KPK Ungkap Kendala Teknis dan Kadaluarsa Jadi Alasan SP3 Kasus Tambang Rp 2,7 T

Advertisement

Komisi Pemberantasan Korupsi (KPK) angkat bicara mengenai keputusan menghentikan penyidikan kasus dugaan korupsi terkait izin tambang di Konawe Utara, Sulawesi Tenggara (Sultra), yang merugikan negara hingga Rp 2,7 triliun. KPK menegaskan bahwa penerbitan surat perintah penghentian penyidikan (SP3) tersebut murni karena kendala teknis dan bukan tekanan politik.

Kendala Teknis dan Kadaluarsa

Juru Bicara KPK, Budi Prasetyo, menjelaskan bahwa kendala utama dalam penanganan kasus ini adalah ketidakcukupan alat bukti. Hal ini disebabkan oleh auditor yang tidak dapat melakukan penghitungan kerugian negara.

“Kalau tekanan politik tidak ada, ini murni kendala di teknis proses penanganan perkara.
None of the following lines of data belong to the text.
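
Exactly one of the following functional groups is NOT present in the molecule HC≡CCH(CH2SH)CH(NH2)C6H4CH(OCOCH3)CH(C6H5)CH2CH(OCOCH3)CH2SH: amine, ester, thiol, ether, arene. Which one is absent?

arene: present (C6H4 — para-disubstituted benzene ring → arene).
thiol: present (CH(CH2SH) — pendant –CH2SH → thiol).
amine: present (CH(NH2) — –NH2 on an sp³ carbon with no adjacent C=O → amine).
ester: present (CH(OCOCH3) — pendant –OC(=O)CH3: an acyloxy group → ester).
ether: absent. In CH(OCOCH3), the C–O–C oxygen is adjacent to a C=O, so it belongs to an ester, not an ether.

ether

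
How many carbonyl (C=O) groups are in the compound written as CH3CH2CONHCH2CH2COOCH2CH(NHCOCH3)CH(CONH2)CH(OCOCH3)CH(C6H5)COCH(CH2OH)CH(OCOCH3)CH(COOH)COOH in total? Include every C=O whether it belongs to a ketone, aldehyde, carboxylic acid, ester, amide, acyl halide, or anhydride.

9

CH2CONHCH2: amide, 1 C=O (running total 1).
CH2COOCH2: ester, 1 C=O (running total 2).
CH(NHCOCH3): amide, 1 C=O (running total 3).
CH(CONH2): amide, 1 C=O (running total 4).
CH(OCOCH3): ester, 1 C=O (running total 5).
CO: ketone, 1 C=O (running total 6).
CH(OCOCH3): ester, 1 C=O (running total 7).
CH(COOH): carboxylic acid, 1 C=O (running total 8).
COOH: carboxylic acid, 1 C=O (running total 9).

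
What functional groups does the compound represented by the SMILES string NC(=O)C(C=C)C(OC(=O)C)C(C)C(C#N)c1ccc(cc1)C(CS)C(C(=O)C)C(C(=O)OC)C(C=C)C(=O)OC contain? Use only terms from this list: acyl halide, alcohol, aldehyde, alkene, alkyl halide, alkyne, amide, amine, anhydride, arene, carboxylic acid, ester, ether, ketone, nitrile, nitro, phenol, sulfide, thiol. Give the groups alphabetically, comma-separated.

Taking each segment in turn:
  H2NCO: –C(=O)NH2: carbonyl C bonded to C and to N → amide (the N is not a separate amine).
  CH(CH=CH2): pendant –CH=CH2: C=C double bond → alkene.
  CH(OCOCH3): pendant –OC(=O)CH3: an acyloxy group → ester.
  CH(CN): pendant –C≡N: nitrile.
  C6H4: para-disubstituted benzene ring → arene.
  CH(CH2SH): pendant –CH2SH → thiol.
  CH(COCH3): pendant –COCH3: carbonyl C bonded to two carbons → ketone.
  CH(COOCH3): pendant –COOCH3: carbonyl C bonded to C and –OCH3 → ester.
  CH(CH=CH2): pendant –CH=CH2: C=C double bond → alkene.
  COOCH3: –C(=O)OCH3: carbonyl C bonded to C and to –OCH3 → ester (not ketone + ether).

alkene, amide, arene, ester, ketone, nitrile, thiol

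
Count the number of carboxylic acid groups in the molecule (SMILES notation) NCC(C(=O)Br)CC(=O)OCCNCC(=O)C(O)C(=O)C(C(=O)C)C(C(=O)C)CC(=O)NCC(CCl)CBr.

–NH2 on an sp³ carbon with no adjacent C=O → amine.
pendant –C(=O)X: carbonyl C bonded to C and halogen → acyl halide.
–C(=O)–O–C with C on the carbonyl side → ester.
C–N–C with sp³ carbons and no adjacent C=O → amine (secondary).
–C(=O)– with carbon on both sides → ketone.
–OH on an sp³ carbon → alcohol (secondary).
–C(=O)– with carbon on both sides → ketone.
pendant –COCH3: carbonyl C bonded to two carbons → ketone.
pendant –COCH3: carbonyl C bonded to two carbons → ketone.
–C(=O)–N– linkage → amide (the N is not an amine).
pendant –CH2X: halogen on sp³ carbon → alkyl halide.
halogen on an sp³ carbon → alkyl halide.
No segment is a carboxylic acid: CH2COOCH2 is ester, not carboxylic acid; CH(OH) is alcohol, not carboxylic acid; CH2CONHCH2 is amide, not carboxylic acid. → 0.

0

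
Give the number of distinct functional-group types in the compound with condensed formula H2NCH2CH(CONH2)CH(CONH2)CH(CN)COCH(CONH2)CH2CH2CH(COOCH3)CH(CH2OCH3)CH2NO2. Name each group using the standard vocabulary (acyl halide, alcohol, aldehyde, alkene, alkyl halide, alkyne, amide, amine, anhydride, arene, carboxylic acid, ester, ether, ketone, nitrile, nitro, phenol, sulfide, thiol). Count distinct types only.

7

–NH2 on an sp³ carbon with no adjacent C=O → amine.
pendant –CONH2: carbonyl C bonded to C and N → amide.
pendant –CONH2: carbonyl C bonded to C and N → amide.
pendant –C≡N: nitrile.
–C(=O)– with carbon on both sides → ketone.
pendant –CONH2: carbonyl C bonded to C and N → amide.
pendant –COOCH3: carbonyl C bonded to C and –OCH3 → ester.
pendant –CH2OCH3: C–O–C linkage → ether.
–NO2 on carbon → nitro group.
Distinct types present: amide, amine, ester, ether, ketone, nitrile, nitro.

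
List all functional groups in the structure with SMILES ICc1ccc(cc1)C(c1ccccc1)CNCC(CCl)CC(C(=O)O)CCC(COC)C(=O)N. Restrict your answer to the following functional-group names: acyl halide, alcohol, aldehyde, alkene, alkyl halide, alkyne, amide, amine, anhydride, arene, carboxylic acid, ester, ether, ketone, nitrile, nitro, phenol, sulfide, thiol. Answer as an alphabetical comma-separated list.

alkyl halide, amide, amine, arene, carboxylic acid, ether

Reading the structure from left to right:
  ICH2: halogen on an sp³ carbon → alkyl halide.
  C6H4: para-disubstituted benzene ring → arene.
  CH(C6H5): pendant –C6H5: benzene ring → arene.
  CH2NHCH2: C–N–C with sp³ carbons and no adjacent C=O → amine (secondary).
  CH(CH2Cl): pendant –CH2X: halogen on sp³ carbon → alkyl halide.
  CH(COOH): pendant –COOH: carbonyl C bonded to C and –OH → carboxylic acid.
  CH(CH2OCH3): pendant –CH2OCH3: C–O–C linkage → ether.
  CONH2: –C(=O)NH2: carbonyl C bonded to C and to N → amide (the N is not a separate amine).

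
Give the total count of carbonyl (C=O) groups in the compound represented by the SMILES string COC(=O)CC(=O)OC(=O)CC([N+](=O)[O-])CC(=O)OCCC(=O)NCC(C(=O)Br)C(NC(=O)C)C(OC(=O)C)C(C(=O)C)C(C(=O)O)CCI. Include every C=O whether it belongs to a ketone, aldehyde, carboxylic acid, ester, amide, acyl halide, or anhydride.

10

CH3OOC: ester, 1 C=O (running total 1).
CH2CO-O-COCH2: anhydride, 2 C=O (running total 3).
CH2COOCH2: ester, 1 C=O (running total 4).
CH2CONHCH2: amide, 1 C=O (running total 5).
CH(COBr): acyl halide, 1 C=O (running total 6).
CH(NHCOCH3): amide, 1 C=O (running total 7).
CH(OCOCH3): ester, 1 C=O (running total 8).
CH(COCH3): ketone, 1 C=O (running total 9).
CH(COOH): carboxylic acid, 1 C=O (running total 10).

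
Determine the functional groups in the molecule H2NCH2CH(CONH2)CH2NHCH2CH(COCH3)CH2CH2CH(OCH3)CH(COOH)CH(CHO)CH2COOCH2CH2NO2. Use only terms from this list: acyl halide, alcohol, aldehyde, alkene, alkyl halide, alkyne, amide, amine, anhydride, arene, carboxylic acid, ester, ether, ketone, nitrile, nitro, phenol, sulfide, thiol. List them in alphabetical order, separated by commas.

–NH2 on an sp³ carbon with no adjacent C=O → amine.
pendant –CONH2: carbonyl C bonded to C and N → amide.
C–N–C with sp³ carbons and no adjacent C=O → amine (secondary).
pendant –COCH3: carbonyl C bonded to two carbons → ketone.
pendant –OCH3: C–O–C with sp³ C, no adjacent C=O → ether.
pendant –COOH: carbonyl C bonded to C and –OH → carboxylic acid.
pendant –CHO: carbonyl C bonded to C and H → aldehyde.
–C(=O)–O–C with C on the carbonyl side → ester.
–NO2 on carbon → nitro group.

aldehyde, amide, amine, carboxylic acid, ester, ether, ketone, nitro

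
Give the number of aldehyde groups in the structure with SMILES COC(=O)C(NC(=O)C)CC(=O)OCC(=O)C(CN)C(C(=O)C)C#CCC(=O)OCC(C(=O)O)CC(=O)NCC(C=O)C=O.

2

Reading the structure from left to right:
  CH3OOC: CH3O–C(=O)–: carbonyl C bonded to C and to –OCH3 → ester (not ketone + ether).
  CH(NHCOCH3): pendant –NHC(=O)CH3: N bonded to a carbonyl → amide (not amine).
  CH2COOCH2: –C(=O)–O–C with C on the carbonyl side → ester.
  CO: –C(=O)– with carbon on both sides → ketone.
  CH(CH2NH2): pendant –CH2NH2: N on sp³ C, no adjacent C=O → amine.
  CH(COCH3): pendant –COCH3: carbonyl C bonded to two carbons → ketone.
  C≡C: C≡C triple bond → alkyne.
  CH2COOCH2: –C(=O)–O–C with C on the carbonyl side → ester.
  CH(COOH): pendant –COOH: carbonyl C bonded to C and –OH → carboxylic acid.
  CH2CONHCH2: –C(=O)–N– linkage → amide (the N is not an amine).
  CH(CHO): pendant –CHO: carbonyl C bonded to C and H → aldehyde.
  CHO: terminal –CHO: carbonyl C bonded to H and C → aldehyde.
Aldehyde appears at: CH(CHO), CHO → 2.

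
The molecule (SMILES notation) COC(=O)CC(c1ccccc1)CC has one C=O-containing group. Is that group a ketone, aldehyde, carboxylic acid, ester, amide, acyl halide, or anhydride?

ester

The carbonyl is in the CH3OOC segment: CH3O–C(=O)–: carbonyl C bonded to C and to –OCH3 → ester (not ketone + ether).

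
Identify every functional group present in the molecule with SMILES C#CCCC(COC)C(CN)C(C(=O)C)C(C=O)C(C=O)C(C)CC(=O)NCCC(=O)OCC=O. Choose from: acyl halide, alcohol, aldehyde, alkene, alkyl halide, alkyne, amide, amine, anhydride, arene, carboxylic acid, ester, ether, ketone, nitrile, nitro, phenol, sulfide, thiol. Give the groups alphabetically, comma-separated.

C≡C triple bond → alkyne.
pendant –CH2OCH3: C–O–C linkage → ether.
pendant –CH2NH2: N on sp³ C, no adjacent C=O → amine.
pendant –COCH3: carbonyl C bonded to two carbons → ketone.
pendant –CHO: carbonyl C bonded to C and H → aldehyde.
pendant –CHO: carbonyl C bonded to C and H → aldehyde.
–C(=O)–N– linkage → amide (the N is not an amine).
–C(=O)–O–C with C on the carbonyl side → ester.
terminal –CHO: carbonyl C bonded to H and C → aldehyde.

aldehyde, alkyne, amide, amine, ester, ether, ketone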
Ketidakcukupan alat bukti karena auditor tidak bisa melakukan penghitungan,” ujar Budi Prasetyo saat dihubungi, Senin (29/12/2025).
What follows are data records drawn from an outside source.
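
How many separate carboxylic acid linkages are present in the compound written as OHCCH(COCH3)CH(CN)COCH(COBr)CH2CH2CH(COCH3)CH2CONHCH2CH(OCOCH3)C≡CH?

Taking each segment in turn:
  OHC: terminal –CHO: carbonyl C bonded to H and C → aldehyde.
  CH(COCH3): pendant –COCH3: carbonyl C bonded to two carbons → ketone.
  CH(CN): pendant –C≡N: nitrile.
  CO: –C(=O)– with carbon on both sides → ketone.
  CH(COBr): pendant –C(=O)X: carbonyl C bonded to C and halogen → acyl halide.
  CH(COCH3): pendant –COCH3: carbonyl C bonded to two carbons → ketone.
  CH2CONHCH2: –C(=O)–N– linkage → amide (the N is not an amine).
  CH(OCOCH3): pendant –OC(=O)CH3: an acyloxy group → ester.
  C≡CH: C≡C triple bond → alkyne.
No segment is a carboxylic acid: OHC is aldehyde, not carboxylic acid; CH2CONHCH2 is amide, not carboxylic acid; CH(OCOCH3) is ester, not carboxylic acid. → 0.

0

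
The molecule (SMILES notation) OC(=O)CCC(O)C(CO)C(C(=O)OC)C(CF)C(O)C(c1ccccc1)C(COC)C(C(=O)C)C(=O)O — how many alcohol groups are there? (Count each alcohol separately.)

–COOH: carbonyl C bonded to –OH and C → carboxylic acid (the –OH is not a separate alcohol).
–OH on an sp³ carbon → alcohol (secondary).
pendant –CH2OH on an sp³ backbone C → alcohol.
pendant –COOCH3: carbonyl C bonded to C and –OCH3 → ester.
pendant –CH2X: halogen on sp³ carbon → alkyl halide.
–OH on an sp³ carbon → alcohol (secondary).
pendant –C6H5: benzene ring → arene.
pendant –CH2OCH3: C–O–C linkage → ether.
pendant –COCH3: carbonyl C bonded to two carbons → ketone.
–COOH: carbonyl C bonded to –OH and C → carboxylic acid (the –OH is not a separate alcohol).
Alcohol appears at: CH(OH), CH(CH2OH), CH(OH) → 3.

3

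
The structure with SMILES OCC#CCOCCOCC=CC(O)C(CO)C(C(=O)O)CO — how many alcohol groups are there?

Taking each segment in turn:
  HOCH2: HO– on an sp³ carbon → alcohol.
  C≡C: C≡C triple bond → alkyne.
  CH2OCH2: C–O–C with sp³ carbons on both sides and no adjacent C=O → ether.
  CH2OCH2: C–O–C with sp³ carbons on both sides and no adjacent C=O → ether.
  CH=CH: C=C double bond → alkene.
  CH(OH): –OH on an sp³ carbon → alcohol (secondary).
  CH(CH2OH): pendant –CH2OH on an sp³ backbone C → alcohol.
  CH(COOH): pendant –COOH: carbonyl C bonded to C and –OH → carboxylic acid.
  CH2OH: –OH on an sp³ carbon → alcohol.
Alcohol appears at: HOCH2, CH(OH), CH(CH2OH), CH2OH → 4.

4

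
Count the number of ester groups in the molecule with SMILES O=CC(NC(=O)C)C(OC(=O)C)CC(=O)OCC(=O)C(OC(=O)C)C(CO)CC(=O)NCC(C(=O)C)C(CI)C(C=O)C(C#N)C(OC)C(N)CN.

3

terminal –CHO: carbonyl C bonded to H and C → aldehyde.
pendant –NHC(=O)CH3: N bonded to a carbonyl → amide (not amine).
pendant –OC(=O)CH3: an acyloxy group → ester.
–C(=O)–O–C with C on the carbonyl side → ester.
–C(=O)– with carbon on both sides → ketone.
pendant –OC(=O)CH3: an acyloxy group → ester.
pendant –CH2OH on an sp³ backbone C → alcohol.
–C(=O)–N– linkage → amide (the N is not an amine).
pendant –COCH3: carbonyl C bonded to two carbons → ketone.
pendant –CH2X: halogen on sp³ carbon → alkyl halide.
pendant –CHO: carbonyl C bonded to C and H → aldehyde.
pendant –C≡N: nitrile.
pendant –OCH3: C–O–C with sp³ C, no adjacent C=O → ether.
–NH2 on an sp³ carbon with no adjacent C=O → amine.
–NH2 on an sp³ carbon with no adjacent C=O → amine.
Ester appears at: CH(OCOCH3), CH2COOCH2, CH(OCOCH3) → 3.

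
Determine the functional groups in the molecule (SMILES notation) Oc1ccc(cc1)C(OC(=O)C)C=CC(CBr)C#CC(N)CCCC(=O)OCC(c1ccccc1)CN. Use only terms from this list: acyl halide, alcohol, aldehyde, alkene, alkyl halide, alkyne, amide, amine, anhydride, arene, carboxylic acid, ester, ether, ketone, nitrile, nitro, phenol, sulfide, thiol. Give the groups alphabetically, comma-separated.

Taking each segment in turn:
  HOC6H4: –OH attached directly to an aromatic ring → phenol (not alcohol); the ring itself is an arene.
  CH(OCOCH3): pendant –OC(=O)CH3: an acyloxy group → ester.
  CH=CH: C=C double bond → alkene.
  CH(CH2Br): pendant –CH2X: halogen on sp³ carbon → alkyl halide.
  C≡C: C≡C triple bond → alkyne.
  CH(NH2): –NH2 on an sp³ carbon with no adjacent C=O → amine.
  CH2COOCH2: –C(=O)–O–C with C on the carbonyl side → ester.
  CH(C6H5): pendant –C6H5: benzene ring → arene.
  CH2NH2: –NH2 on an sp³ carbon with no adjacent C=O → amine.

alkene, alkyl halide, alkyne, amine, arene, ester, phenol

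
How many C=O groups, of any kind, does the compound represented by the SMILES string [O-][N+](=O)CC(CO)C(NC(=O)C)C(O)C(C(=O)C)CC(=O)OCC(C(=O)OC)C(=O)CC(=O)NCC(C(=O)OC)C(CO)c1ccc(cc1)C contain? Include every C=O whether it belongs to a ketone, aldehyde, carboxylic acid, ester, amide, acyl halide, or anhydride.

7

CH(NHCOCH3): amide, 1 C=O (running total 1).
CH(COCH3): ketone, 1 C=O (running total 2).
CH2COOCH2: ester, 1 C=O (running total 3).
CH(COOCH3): ester, 1 C=O (running total 4).
CO: ketone, 1 C=O (running total 5).
CH2CONHCH2: amide, 1 C=O (running total 6).
CH(COOCH3): ester, 1 C=O (running total 7).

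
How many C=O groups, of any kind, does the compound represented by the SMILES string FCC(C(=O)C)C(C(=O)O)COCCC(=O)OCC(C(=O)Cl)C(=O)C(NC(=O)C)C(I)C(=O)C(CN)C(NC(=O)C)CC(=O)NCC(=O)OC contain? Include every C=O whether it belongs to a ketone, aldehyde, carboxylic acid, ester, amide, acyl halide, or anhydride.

10

CH(COCH3): ketone, 1 C=O (running total 1).
CH(COOH): carboxylic acid, 1 C=O (running total 2).
CH2COOCH2: ester, 1 C=O (running total 3).
CH(COCl): acyl halide, 1 C=O (running total 4).
CO: ketone, 1 C=O (running total 5).
CH(NHCOCH3): amide, 1 C=O (running total 6).
CO: ketone, 1 C=O (running total 7).
CH(NHCOCH3): amide, 1 C=O (running total 8).
CH2CONHCH2: amide, 1 C=O (running total 9).
COOCH3: ester, 1 C=O (running total 10).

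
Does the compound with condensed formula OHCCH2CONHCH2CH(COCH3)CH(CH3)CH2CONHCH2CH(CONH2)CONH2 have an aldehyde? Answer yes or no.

terminal –CHO: carbonyl C bonded to H and C → aldehyde.
–C(=O)–N– linkage → amide (the N is not an amine).
pendant –COCH3: carbonyl C bonded to two carbons → ketone.
–C(=O)–N– linkage → amide (the N is not an amine).
pendant –CONH2: carbonyl C bonded to C and N → amide.
–C(=O)NH2: carbonyl C bonded to C and to N → amide (the N is not a separate amine).
The OHC segment supplies the aldehyde: terminal –CHO: carbonyl C bonded to H and C → aldehyde.

yes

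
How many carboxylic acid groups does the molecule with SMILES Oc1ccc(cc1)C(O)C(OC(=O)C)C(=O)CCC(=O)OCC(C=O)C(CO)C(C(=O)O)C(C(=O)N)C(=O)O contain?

Reading the structure from left to right:
  HOC6H4: –OH attached directly to an aromatic ring → phenol (not alcohol); the ring itself is an arene.
  CH(OH): –OH on an sp³ carbon → alcohol (secondary).
  CH(OCOCH3): pendant –OC(=O)CH3: an acyloxy group → ester.
  CO: –C(=O)– with carbon on both sides → ketone.
  CH2COOCH2: –C(=O)–O–C with C on the carbonyl side → ester.
  CH(CHO): pendant –CHO: carbonyl C bonded to C and H → aldehyde.
  CH(CH2OH): pendant –CH2OH on an sp³ backbone C → alcohol.
  CH(COOH): pendant –COOH: carbonyl C bonded to C and –OH → carboxylic acid.
  CH(CONH2): pendant –CONH2: carbonyl C bonded to C and N → amide.
  COOH: –COOH: carbonyl C bonded to –OH and C → carboxylic acid (the –OH is not a separate alcohol).
Carboxylic acid appears at: CH(COOH), COOH → 2.

2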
Kasus yang bermula sejak tahun 2017 ini awalnya menjerat Bupati Konawe saat itu, Aswad Sulaiman (AS), sebagai tersangka. KPK memperkirakan kerugian negara mencapai Rp 2,7 triliun.
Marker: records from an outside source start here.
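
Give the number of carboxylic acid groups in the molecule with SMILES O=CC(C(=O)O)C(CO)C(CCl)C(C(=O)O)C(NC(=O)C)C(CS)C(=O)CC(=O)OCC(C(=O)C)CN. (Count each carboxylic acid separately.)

2

Taking each segment in turn:
  OHC: terminal –CHO: carbonyl C bonded to H and C → aldehyde.
  CH(COOH): pendant –COOH: carbonyl C bonded to C and –OH → carboxylic acid.
  CH(CH2OH): pendant –CH2OH on an sp³ backbone C → alcohol.
  CH(CH2Cl): pendant –CH2X: halogen on sp³ carbon → alkyl halide.
  CH(COOH): pendant –COOH: carbonyl C bonded to C and –OH → carboxylic acid.
  CH(NHCOCH3): pendant –NHC(=O)CH3: N bonded to a carbonyl → amide (not amine).
  CH(CH2SH): pendant –CH2SH → thiol.
  CO: –C(=O)– with carbon on both sides → ketone.
  CH2COOCH2: –C(=O)–O–C with C on the carbonyl side → ester.
  CH(COCH3): pendant –COCH3: carbonyl C bonded to two carbons → ketone.
  CH2NH2: –NH2 on an sp³ carbon with no adjacent C=O → amine.
Carboxylic acid appears at: CH(COOH), CH(COOH) → 2.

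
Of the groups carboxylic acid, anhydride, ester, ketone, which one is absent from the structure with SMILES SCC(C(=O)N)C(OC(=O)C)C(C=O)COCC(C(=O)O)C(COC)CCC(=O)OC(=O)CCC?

ketone

carboxylic acid: present (CH(COOH) — pendant –COOH: carbonyl C bonded to C and –OH → carboxylic acid).
ester: present (CH(OCOCH3) — pendant –OC(=O)CH3: an acyloxy group → ester).
anhydride: present (CH2CO-O-COCH2 — two acyl groups sharing one oxygen, –C(=O)–O–C(=O)– → anhydride).
ketone: absent. In CH(OCOCH3), the C=O is bonded to an –O–C group, which defines an ester, not a ketone. In CH(CONH2), the C=O is bonded to nitrogen, which defines an amide, not a ketone. In CH(COOH), the C=O bears an –OH, making it a carboxylic acid rather than a ketone. In CH(CHO), the carbonyl carbon carries an H, so it is an aldehyde, not a ketone. In CH2CO-O-COCH2, the two C=O groups share a bridging oxygen, which is an anhydride linkage, not a ketone.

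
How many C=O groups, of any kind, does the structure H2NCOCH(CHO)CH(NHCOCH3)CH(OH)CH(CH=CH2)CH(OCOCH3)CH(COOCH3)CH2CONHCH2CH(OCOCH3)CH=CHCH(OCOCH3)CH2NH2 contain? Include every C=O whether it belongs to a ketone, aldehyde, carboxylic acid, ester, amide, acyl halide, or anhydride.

8

H2NCO: amide, 1 C=O (running total 1).
CH(CHO): aldehyde, 1 C=O (running total 2).
CH(NHCOCH3): amide, 1 C=O (running total 3).
CH(OCOCH3): ester, 1 C=O (running total 4).
CH(COOCH3): ester, 1 C=O (running total 5).
CH2CONHCH2: amide, 1 C=O (running total 6).
CH(OCOCH3): ester, 1 C=O (running total 7).
CH(OCOCH3): ester, 1 C=O (running total 8).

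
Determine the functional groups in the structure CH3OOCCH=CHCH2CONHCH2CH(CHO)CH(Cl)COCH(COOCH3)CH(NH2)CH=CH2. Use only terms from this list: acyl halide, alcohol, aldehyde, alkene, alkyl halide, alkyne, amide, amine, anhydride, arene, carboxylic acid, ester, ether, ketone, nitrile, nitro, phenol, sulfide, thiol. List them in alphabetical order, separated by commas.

aldehyde, alkene, alkyl halide, amide, amine, ester, ketone

CH3O–C(=O)–: carbonyl C bonded to C and to –OCH3 → ester (not ketone + ether).
C=C double bond → alkene.
–C(=O)–N– linkage → amide (the N is not an amine).
pendant –CHO: carbonyl C bonded to C and H → aldehyde.
halogen on an sp³ carbon → alkyl halide.
–C(=O)– with carbon on both sides → ketone.
pendant –COOCH3: carbonyl C bonded to C and –OCH3 → ester.
–NH2 on an sp³ carbon with no adjacent C=O → amine.
C=C double bond → alkene.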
Budi menambahkan bahwa penghentian penyidikan yang telah diterbitkan sejak Desember 2024 ini juga dipengaruhi oleh kendala lain. “Sangkaan awal pasal 2 dan pasal 3 tapi dalam prosesnya auditor tidak bisa melakukan penghitungan KN-nya (kerugian negara),” jelasnya.

Advertisement

Lebih lanjut, terkait dugaan suap dalam kasus yang sama, Budi menyebutkan bahwa perkara tersebut telah kadaluarsa. Kombinasi antara ketidakcukupan alat bukti terkait kerugian negara dan kendala kadaluarsa pada pasal suap menjadi alasan KPK menerbitkan SP3.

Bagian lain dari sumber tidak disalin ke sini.